Dr Golda: I think a lot of promoting wound healing has to do with managing the patient’s expectations and what their concerns are. Some people want to be done and we will granulate those wounds. This is where I get a lot of postoperative visits and phone calls, not from patients with complicated closures, but from those with wounds that we do nothing for because they take a long time to heal up. Often, it is because those wounds are in parts of the body, such as the lower leg, where healing is poor to begin with. I have found that I work a little harder to close these defects now than I might have earlier in my career, simply from a patient satisfaction point of view. I try to marry being a good steward of health care resources and being a good steward for my patients who generally want to be closed if they can be closed. I have had a lot of success using some techniques to close lower leg defects that are a bit bigger.

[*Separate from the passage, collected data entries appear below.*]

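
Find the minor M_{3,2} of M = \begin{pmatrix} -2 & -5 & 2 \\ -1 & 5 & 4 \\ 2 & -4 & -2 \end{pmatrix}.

-6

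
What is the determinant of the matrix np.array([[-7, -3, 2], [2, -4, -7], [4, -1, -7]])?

-77

Expand along column 1:
  + (-7) · |-4 -7; -1 -7| = (-7)·(28 − 7) = -147
  − 2 · |-3 2; -1 -7| = −2·(21 − (-2)) = -46
  + 4 · |-3 2; -4 -7| = 4·(21 − (-8)) = 116
Sum: (-147) + (-46) + (116) = -77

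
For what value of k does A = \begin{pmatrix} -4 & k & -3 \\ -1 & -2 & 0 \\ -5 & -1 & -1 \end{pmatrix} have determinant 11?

k = 8

Expanding along the column containing k, det(A) is linear in k: det(A) = (-1)·k + (19).
Set (-1)·k + (19) = 11  ⇒  (-1)·k = -8  ⇒  k = 8.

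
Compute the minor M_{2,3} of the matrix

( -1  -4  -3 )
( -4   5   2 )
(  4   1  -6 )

Delete row 2 and column 3; the remaining 2×2 submatrix is [-1 -4; 4 1].
Its determinant is (-1)·1 − (-4)·4 = 15.

15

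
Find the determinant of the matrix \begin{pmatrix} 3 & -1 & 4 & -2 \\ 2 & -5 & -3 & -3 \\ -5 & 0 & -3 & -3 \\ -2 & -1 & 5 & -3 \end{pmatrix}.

-448

Expand along row 3 (it has 1 zero):
  + (-5) · M_31   where M_31 = det([-1 4 -2; -5 -3 -3; -1 5 -3]) = -16
  + (-3) · M_33   where M_33 = det([3 -1 -2; 2 -5 -3; -2 -1 -3]) = 48
  − (-3) · M_34   where M_34 = det([3 -1 4; 2 -5 -3; -2 -1 5]) = -128
det = (+1)·(-5)·(-16) + (+1)·(-3)·(48) + (-1)·(-3)·(-128) = -448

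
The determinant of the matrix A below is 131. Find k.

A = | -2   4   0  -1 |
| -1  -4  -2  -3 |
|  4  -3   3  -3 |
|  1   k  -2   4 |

k = -9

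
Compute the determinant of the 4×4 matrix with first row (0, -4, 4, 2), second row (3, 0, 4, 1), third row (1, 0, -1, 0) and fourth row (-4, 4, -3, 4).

Expand along row 3 (it has 2 zeros):
  + (1) · M_31   where M_31 = det([-4 4 2; 0 4 1; 4 -3 4]) = -92
  + (-1) · M_33   where M_33 = det([0 -4 2; 3 0 1; -4 4 4]) = 88
det = (+1)·(1)·(-92) + (+1)·(-1)·(88) = -180

-180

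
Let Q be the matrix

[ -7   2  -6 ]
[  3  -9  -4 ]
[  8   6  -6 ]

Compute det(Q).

det(Q) = -1114

Expand along row 1:
  + (-7) · |-9 -4; 6 -6| = (-7)·(54 − (-24)) = -546
  − 2 · |3 -4; 8 -6| = −2·(-18 − (-32)) = -28
  + (-6) · |3 -9; 8 6| = (-6)·(18 − (-72)) = -540
Sum: (-546) + (-28) + (-540) = -1114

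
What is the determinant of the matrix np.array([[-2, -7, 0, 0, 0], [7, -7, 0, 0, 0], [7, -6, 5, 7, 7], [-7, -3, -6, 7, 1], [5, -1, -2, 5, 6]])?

19593

The matrix is block lower-triangular with a 2×2 block and a 3×3 block on the diagonal, so its determinant equals the product of the determinants of the diagonal blocks.
det of the 2×2 block = 63
det of the 3×3 block = 311
det = (63)·(311) = 19593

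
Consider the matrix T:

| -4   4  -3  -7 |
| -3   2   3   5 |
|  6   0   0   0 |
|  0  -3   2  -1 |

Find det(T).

Expand along row 3 (it has 3 zeros):
  + (6) · M_31   where M_31 = det([4 -3 -7; 2 3 5; -3 2 -1]) = -104
det = (+1)·(6)·(-104) = -624

-624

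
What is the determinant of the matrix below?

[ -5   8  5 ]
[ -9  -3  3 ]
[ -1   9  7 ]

300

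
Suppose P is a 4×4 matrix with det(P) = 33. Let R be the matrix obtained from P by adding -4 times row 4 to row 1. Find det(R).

The determinant is 33.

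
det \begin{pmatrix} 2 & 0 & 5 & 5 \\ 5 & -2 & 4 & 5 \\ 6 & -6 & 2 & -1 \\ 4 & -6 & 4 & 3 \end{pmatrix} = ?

Expand along row 1 (it has 1 zero):
  + (2) · M_11   where M_11 = det([-2 4 5; -6 2 -1; -6 4 3]) = 16
  + (5) · M_13   where M_13 = det([5 -2 5; 6 -6 -1; 4 -6 3]) = -136
  − (5) · M_14   where M_14 = det([5 -2 4; 6 -6 2; 4 -6 4]) = -76
det = (+1)·(2)·(16) + (+1)·(5)·(-136) + (-1)·(5)·(-76) = -268

-268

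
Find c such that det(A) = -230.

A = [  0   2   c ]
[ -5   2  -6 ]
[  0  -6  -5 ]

-6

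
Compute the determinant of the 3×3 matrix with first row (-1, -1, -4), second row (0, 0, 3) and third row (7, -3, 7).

Expand along row 2:
  − 3 · |-1 -1; 7 -3| = −3·(3 − (-7)) = -30

The determinant is -30.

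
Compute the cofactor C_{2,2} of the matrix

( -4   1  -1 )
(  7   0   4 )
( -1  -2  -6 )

The cofactor is 23.

Delete row 2 and column 2; the remaining 2×2 submatrix is [-4 -1; -1 -6].
Its determinant is (-4)·(-6) − (-1)·(-1) = 23.
The cofactor carries sign (−1)^(2+2) = +1, so C_{2,2} = +(23) = 23.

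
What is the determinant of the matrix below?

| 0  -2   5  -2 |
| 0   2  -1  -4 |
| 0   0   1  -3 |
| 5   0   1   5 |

The determinant is -60.

Expand along column 1 (it has 3 zeros):
  − (5) · M_41   where M_41 = det([-2 5 -2; 2 -1 -4; 0 1 -3]) = 12
det = (-1)·(5)·(12) = -60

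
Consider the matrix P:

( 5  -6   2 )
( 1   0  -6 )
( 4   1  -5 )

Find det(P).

Expand along column 2:
  − (-6) · |1 -6; 4 -5| = −(-6)·(-5 − (-24)) = 114
  − 1 · |5 2; 1 -6| = −1·(-30 − 2) = 32
Sum: (114) + (32) = 146

|P| = 146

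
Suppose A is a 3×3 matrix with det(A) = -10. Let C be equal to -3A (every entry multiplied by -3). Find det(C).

For a 3×3 matrix, det(-3A) = (-3)^3·det(A) = -27·det(A).
det(C) = (-27)·(-10) = 270

det(C) = 270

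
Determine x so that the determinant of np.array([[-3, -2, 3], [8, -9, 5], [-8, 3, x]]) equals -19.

0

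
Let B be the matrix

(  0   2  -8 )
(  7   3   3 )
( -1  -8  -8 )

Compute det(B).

Expand along column 1:
  − 7 · |2 -8; -8 -8| = −7·(-16 − 64) = 560
  + (-1) · |2 -8; 3 3| = (-1)·(6 − (-24)) = -30
Sum: (560) + (-30) = 530

530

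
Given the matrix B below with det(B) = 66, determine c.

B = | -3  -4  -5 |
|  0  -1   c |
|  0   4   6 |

4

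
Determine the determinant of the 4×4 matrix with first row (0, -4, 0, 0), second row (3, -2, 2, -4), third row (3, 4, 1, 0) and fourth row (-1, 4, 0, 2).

-40

Expand along row 1 (it has 3 zeros):
  − (-4) · M_12   where M_12 = det([3 2 -4; 3 1 0; -1 0 2]) = -10
det = (-1)·(-4)·(-10) = -40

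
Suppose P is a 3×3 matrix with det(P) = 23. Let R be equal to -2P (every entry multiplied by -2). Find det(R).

det(R) = -184

For a 3×3 matrix, det(-2P) = (-2)^3·det(P) = -8·det(P).
det(R) = (-8)·(23) = -184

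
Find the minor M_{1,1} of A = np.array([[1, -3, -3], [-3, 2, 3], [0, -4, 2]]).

Delete row 1 and column 1; the remaining 2×2 submatrix is [2 3; -4 2].
Its determinant is 2·2 − 3·(-4) = 16.

16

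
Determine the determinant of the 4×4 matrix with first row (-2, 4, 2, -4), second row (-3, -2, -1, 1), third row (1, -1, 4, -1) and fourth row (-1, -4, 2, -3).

-314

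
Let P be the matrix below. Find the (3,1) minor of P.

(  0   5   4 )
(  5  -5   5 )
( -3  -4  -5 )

Delete row 3 and column 1; the remaining 2×2 submatrix is [5 4; -5 5].
Its determinant is 5·5 − 4·(-5) = 45.

The minor is 45.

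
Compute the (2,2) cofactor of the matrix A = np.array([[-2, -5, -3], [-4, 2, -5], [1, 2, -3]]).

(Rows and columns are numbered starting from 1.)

9

Delete row 2 and column 2; the remaining 2×2 submatrix is [-2 -3; 1 -3].
Its determinant is (-2)·(-3) − (-3)·1 = 9.
The cofactor carries sign (−1)^(2+2) = +1, so C_{2,2} = +(9) = 9.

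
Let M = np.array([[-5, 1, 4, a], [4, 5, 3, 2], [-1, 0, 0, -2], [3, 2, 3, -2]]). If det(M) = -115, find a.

a = -9

Expanding along the column containing a, det(M) is linear in a: det(M) = (-9)·a + (-196).
Set (-9)·a + (-196) = -115  ⇒  (-9)·a = 81  ⇒  a = -9.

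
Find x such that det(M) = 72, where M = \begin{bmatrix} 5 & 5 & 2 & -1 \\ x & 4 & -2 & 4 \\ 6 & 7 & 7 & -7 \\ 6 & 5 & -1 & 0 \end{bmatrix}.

x = 6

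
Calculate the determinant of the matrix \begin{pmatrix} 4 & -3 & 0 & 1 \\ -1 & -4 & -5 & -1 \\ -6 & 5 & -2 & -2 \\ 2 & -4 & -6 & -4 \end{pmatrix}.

The determinant is -160.

Expand along row 1 (it has 1 zero):
  + (4) · M_11   where M_11 = det([-4 -5 -1; 5 -2 -2; -4 -6 -4]) = -86
  − (-3) · M_12   where M_12 = det([-1 -5 -1; -6 -2 -2; 2 -6 -4]) = 104
  − (1) · M_14   where M_14 = det([-1 -4 -5; -6 5 -2; 2 -4 -6]) = 128
det = (+1)·(4)·(-86) + (-1)·(-3)·(104) + (-1)·(1)·(128) = -160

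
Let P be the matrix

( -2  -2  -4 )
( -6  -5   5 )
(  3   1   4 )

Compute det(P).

Expand along column 1:
  + (-2) · |-5 5; 1 4| = (-2)·(-20 − 5) = 50
  − (-6) · |-2 -4; 1 4| = −(-6)·(-8 − (-4)) = -24
  + 3 · |-2 -4; -5 5| = 3·(-10 − 20) = -90
Sum: (50) + (-24) + (-90) = -64

-64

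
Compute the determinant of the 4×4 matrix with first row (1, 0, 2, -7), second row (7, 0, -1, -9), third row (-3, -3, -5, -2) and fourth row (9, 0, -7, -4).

345

Expand along column 2 (it has 3 zeros):
  − (-3) · M_32   where M_32 = det([1 2 -7; 7 -1 -9; 9 -7 -4]) = 115
det = (-1)·(-3)·(115) = 345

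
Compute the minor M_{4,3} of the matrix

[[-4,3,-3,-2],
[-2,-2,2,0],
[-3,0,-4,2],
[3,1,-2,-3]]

40

Delete row 4 and column 3; the remaining 3×3 submatrix is [-4 3 -2; -2 -2 0; -3 0 2].
Its determinant is 40.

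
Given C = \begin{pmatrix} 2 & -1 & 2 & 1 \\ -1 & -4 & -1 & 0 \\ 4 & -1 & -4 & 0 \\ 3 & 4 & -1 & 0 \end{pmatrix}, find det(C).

Expand along column 4 (it has 3 zeros):
  − (1) · M_14   where M_14 = det([-1 -4 -1; 4 -1 -4; 3 4 -1]) = -4
det = (-1)·(1)·(-4) = 4

4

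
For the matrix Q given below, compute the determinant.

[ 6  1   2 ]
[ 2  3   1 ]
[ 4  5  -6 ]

-126

Expand along column 1:
  + 6 · |3 1; 5 -6| = 6·(-18 − 5) = -138
  − 2 · |1 2; 5 -6| = −2·(-6 − 10) = 32
  + 4 · |1 2; 3 1| = 4·(1 − 6) = -20
Sum: (-138) + (32) + (-20) = -126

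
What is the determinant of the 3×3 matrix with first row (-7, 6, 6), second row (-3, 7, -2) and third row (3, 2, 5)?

-381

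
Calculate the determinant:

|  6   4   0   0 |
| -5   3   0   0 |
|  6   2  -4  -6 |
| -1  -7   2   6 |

The matrix is block lower-triangular with a 2×2 block and a 2×2 block on the diagonal, so its determinant equals the product of the determinants of the diagonal blocks.
det of the 2×2 block = 38
det of the 2×2 block = -12
det = (38)·(-12) = -456

-456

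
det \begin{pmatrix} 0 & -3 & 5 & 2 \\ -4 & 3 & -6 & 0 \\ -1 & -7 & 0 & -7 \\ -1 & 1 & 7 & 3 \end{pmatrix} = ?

Expand along row 1 (it has 1 zero):
  − (-3) · M_12   where M_12 = det([-4 -6 0; -1 0 -7; -1 7 3]) = -256
  + (5) · M_13   where M_13 = det([-4 3 0; -1 -7 -7; -1 1 3]) = 86
  − (2) · M_14   where M_14 = det([-4 3 -6; -1 -7 0; -1 1 7]) = 265
det = (-1)·(-3)·(-256) + (+1)·(5)·(86) + (-1)·(2)·(265) = -868

The determinant is -868.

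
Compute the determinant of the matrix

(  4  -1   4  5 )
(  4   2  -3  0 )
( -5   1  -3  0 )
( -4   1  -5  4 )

Expand along column 4 (it has 2 zeros):
  − (5) · M_14   where M_14 = det([4 2 -3; -5 1 -3; -4 1 -5]) = -31
  + (4) · M_44   where M_44 = det([4 -1 4; 4 2 -3; -5 1 -3]) = 17
det = (-1)·(5)·(-31) + (+1)·(4)·(17) = 223

223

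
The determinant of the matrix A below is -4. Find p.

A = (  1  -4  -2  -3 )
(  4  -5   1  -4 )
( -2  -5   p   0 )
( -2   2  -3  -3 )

-5

Expanding along the column containing p, det(A) is linear in p: det(A) = (-51)·p + (-259).
Set (-51)·p + (-259) = -4  ⇒  (-51)·p = 255  ⇒  p = -5.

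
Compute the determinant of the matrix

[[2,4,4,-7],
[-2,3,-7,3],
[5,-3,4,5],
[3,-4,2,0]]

The determinant is 973.

Expand along row 4 (it has 1 zero):
  − (3) · M_41   where M_41 = det([4 4 -7; 3 -7 3; -3 4 5]) = -221
  + (-4) · M_42   where M_42 = det([2 4 -7; -2 -7 3; 5 4 5]) = -183
  − (2) · M_43   where M_43 = det([2 4 -7; -2 3 3; 5 -3 5]) = 211
det = (-1)·(3)·(-221) + (+1)·(-4)·(-183) + (-1)·(2)·(211) = 973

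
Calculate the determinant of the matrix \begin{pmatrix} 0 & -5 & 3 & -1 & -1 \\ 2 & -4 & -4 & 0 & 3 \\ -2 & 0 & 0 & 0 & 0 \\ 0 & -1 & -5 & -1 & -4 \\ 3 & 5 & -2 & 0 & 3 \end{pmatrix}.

648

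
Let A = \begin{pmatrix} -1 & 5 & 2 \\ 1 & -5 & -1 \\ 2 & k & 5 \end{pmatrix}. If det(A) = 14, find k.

4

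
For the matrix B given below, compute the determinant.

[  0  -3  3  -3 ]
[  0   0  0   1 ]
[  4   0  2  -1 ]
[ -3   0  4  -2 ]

66

Expand along row 2 (it has 3 zeros):
  + (1) · M_24   where M_24 = det([0 -3 3; 4 0 2; -3 0 4]) = 66
det = (+1)·(1)·(66) = 66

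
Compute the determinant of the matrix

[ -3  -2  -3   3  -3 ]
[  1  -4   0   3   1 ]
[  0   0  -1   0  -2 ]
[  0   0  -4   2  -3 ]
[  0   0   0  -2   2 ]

The matrix is block upper-triangular with a 2×2 block and a 3×3 block on the diagonal, so its determinant equals the product of the determinants of the diagonal blocks.
det of the 2×2 block = 14
det of the 3×3 block = -14
det = (14)·(-14) = -196

-196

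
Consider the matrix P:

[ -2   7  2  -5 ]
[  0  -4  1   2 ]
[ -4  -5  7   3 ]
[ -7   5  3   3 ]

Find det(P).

|P| = 98

Expand along row 2 (it has 1 zero):
  + (-4) · M_22   where M_22 = det([-2 2 -5; -4 7 3; -7 3 3]) = -227
  − (1) · M_23   where M_23 = det([-2 7 -5; -4 -5 3; -7 5 3]) = 272
  + (2) · M_24   where M_24 = det([-2 7 2; -4 -5 7; -7 5 3]) = -269
det = (+1)·(-4)·(-227) + (-1)·(1)·(272) + (+1)·(2)·(-269) = 98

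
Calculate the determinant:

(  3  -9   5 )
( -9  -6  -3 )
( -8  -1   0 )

-420

Expand along column 3:
  + 5 · |-9 -6; -8 -1| = 5·(9 − 48) = -195
  − (-3) · |3 -9; -8 -1| = −(-3)·(-3 − 72) = -225
Sum: (-195) + (-225) = -420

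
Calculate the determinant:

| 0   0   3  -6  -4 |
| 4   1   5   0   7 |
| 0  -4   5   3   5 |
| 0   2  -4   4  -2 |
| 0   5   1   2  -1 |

Expand along column 1 (it has 4 zeros):
  − (4) · M_21   where M_21 = det([0 3 -6 -4; -4 5 3 5; 2 -4 4 -2; 5 1 2 -1]) = 812
det = (-1)·(4)·(812) = -3248

-3248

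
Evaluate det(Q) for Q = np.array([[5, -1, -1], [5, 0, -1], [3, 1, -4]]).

Expand along row 2:
  − 5 · |-1 -1; 1 -4| = −5·(4 − (-1)) = -25
  − (-1) · |5 -1; 3 1| = −(-1)·(5 − (-3)) = 8
Sum: (-25) + (8) = -17

-17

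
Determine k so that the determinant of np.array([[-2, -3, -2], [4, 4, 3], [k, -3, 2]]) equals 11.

3

Expanding along the column containing k, det(B) is linear in k: det(B) = (-1)·k + (14).
Set (-1)·k + (14) = 11  ⇒  (-1)·k = -3  ⇒  k = 3.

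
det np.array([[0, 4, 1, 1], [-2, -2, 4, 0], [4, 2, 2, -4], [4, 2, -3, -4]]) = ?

The determinant is -140.

Expand along row 1 (it has 1 zero):
  − (4) · M_12   where M_12 = det([-2 4 0; 4 2 -4; 4 -3 -4]) = 40
  + (1) · M_13   where M_13 = det([-2 -2 0; 4 2 -4; 4 2 -4]) = 0
  − (1) · M_14   where M_14 = det([-2 -2 4; 4 2 2; 4 2 -3]) = -20
det = (-1)·(4)·(40) + (+1)·(1)·(0) + (-1)·(1)·(-20) = -140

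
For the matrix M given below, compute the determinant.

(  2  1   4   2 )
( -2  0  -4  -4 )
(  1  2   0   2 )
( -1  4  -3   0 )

det(M) = -32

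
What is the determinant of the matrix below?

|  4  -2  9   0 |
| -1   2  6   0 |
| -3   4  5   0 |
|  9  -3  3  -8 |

Expand along column 4 (it has 3 zeros):
  + (-8) · M_44   where M_44 = det([4 -2 9; -1 2 6; -3 4 5]) = -12
det = (+1)·(-8)·(-12) = 96

The determinant is 96.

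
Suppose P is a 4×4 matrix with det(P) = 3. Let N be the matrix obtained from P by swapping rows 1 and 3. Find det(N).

-3

Swapping two rows multiplies the determinant by −1.
det(N) = (-1)·(3) = -3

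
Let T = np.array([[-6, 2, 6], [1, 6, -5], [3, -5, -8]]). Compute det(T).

Expand along row 1:
  + (-6) · |6 -5; -5 -8| = (-6)·(-48 − 25) = 438
  − 2 · |1 -5; 3 -8| = −2·(-8 − (-15)) = -14
  + 6 · |1 6; 3 -5| = 6·(-5 − 18) = -138
Sum: (438) + (-14) + (-138) = 286

det(T) = 286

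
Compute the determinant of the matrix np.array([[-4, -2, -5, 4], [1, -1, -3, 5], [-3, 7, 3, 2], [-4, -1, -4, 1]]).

259

Expand along row 1:
  + (-4) · M_11   where M_11 = det([-1 -3 5; 7 3 2; -1 -4 1]) = -109
  − (-2) · M_12   where M_12 = det([1 -3 5; -3 3 2; -4 -4 1]) = 146
  + (-5) · M_13   where M_13 = det([1 -1 5; -3 7 2; -4 -1 1]) = 169
  − (4) · M_14   where M_14 = det([1 -1 -3; -3 7 3; -4 -1 -4]) = -94
det = (+1)·(-4)·(-109) + (-1)·(-2)·(146) + (+1)·(-5)·(169) + (-1)·(4)·(-94) = 259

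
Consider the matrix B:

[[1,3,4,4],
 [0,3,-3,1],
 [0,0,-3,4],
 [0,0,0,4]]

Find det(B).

det(B) = -36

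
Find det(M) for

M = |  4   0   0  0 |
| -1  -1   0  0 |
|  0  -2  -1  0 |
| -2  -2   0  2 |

M is lower triangular, so det(M) is the product of the diagonal entries:
det = (4) · (-1) · (-1) · (2) = 8

det(M) = 8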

There are simple things like using adhesive strips on either side of the wound to keep the skin from tearing so I can put a greater load on it to get it closed. It has been amazing what I have been able to get closed using this technique, as long as you are not pushing it to the point where things are going to split open or heal poorly because of the tension you are putting on the wound. I think one of my bigger changes in the last couple of years is that I have really tried to close lower extremity defects. That is where I get the most objection from patients in terms of the length of time required for wound healing, so it is where I have been focusing.
The Dermatologist: What emerging trends or innovations do you foresee in perioperative management, and how might they influence clinical practice in the future?
Dr Golda: I think we are going to see a continued walk away from using perioperative antibiotics and perioperative prescription pain control. And I think we are going to see a lot more research coming out in terms of using antifibrinolytic agents like tranexamic acid to try to manage perioperative or postoperative bleeding, which can cause failure of grafts and flaps and lot of discomfort and distress for patients. We are going to see it become a lot more widely accepted to use agents like this and treatment algorithms where we will look at side effects and safety for different surgical situations to develop a more prescribed way of deploying these agents.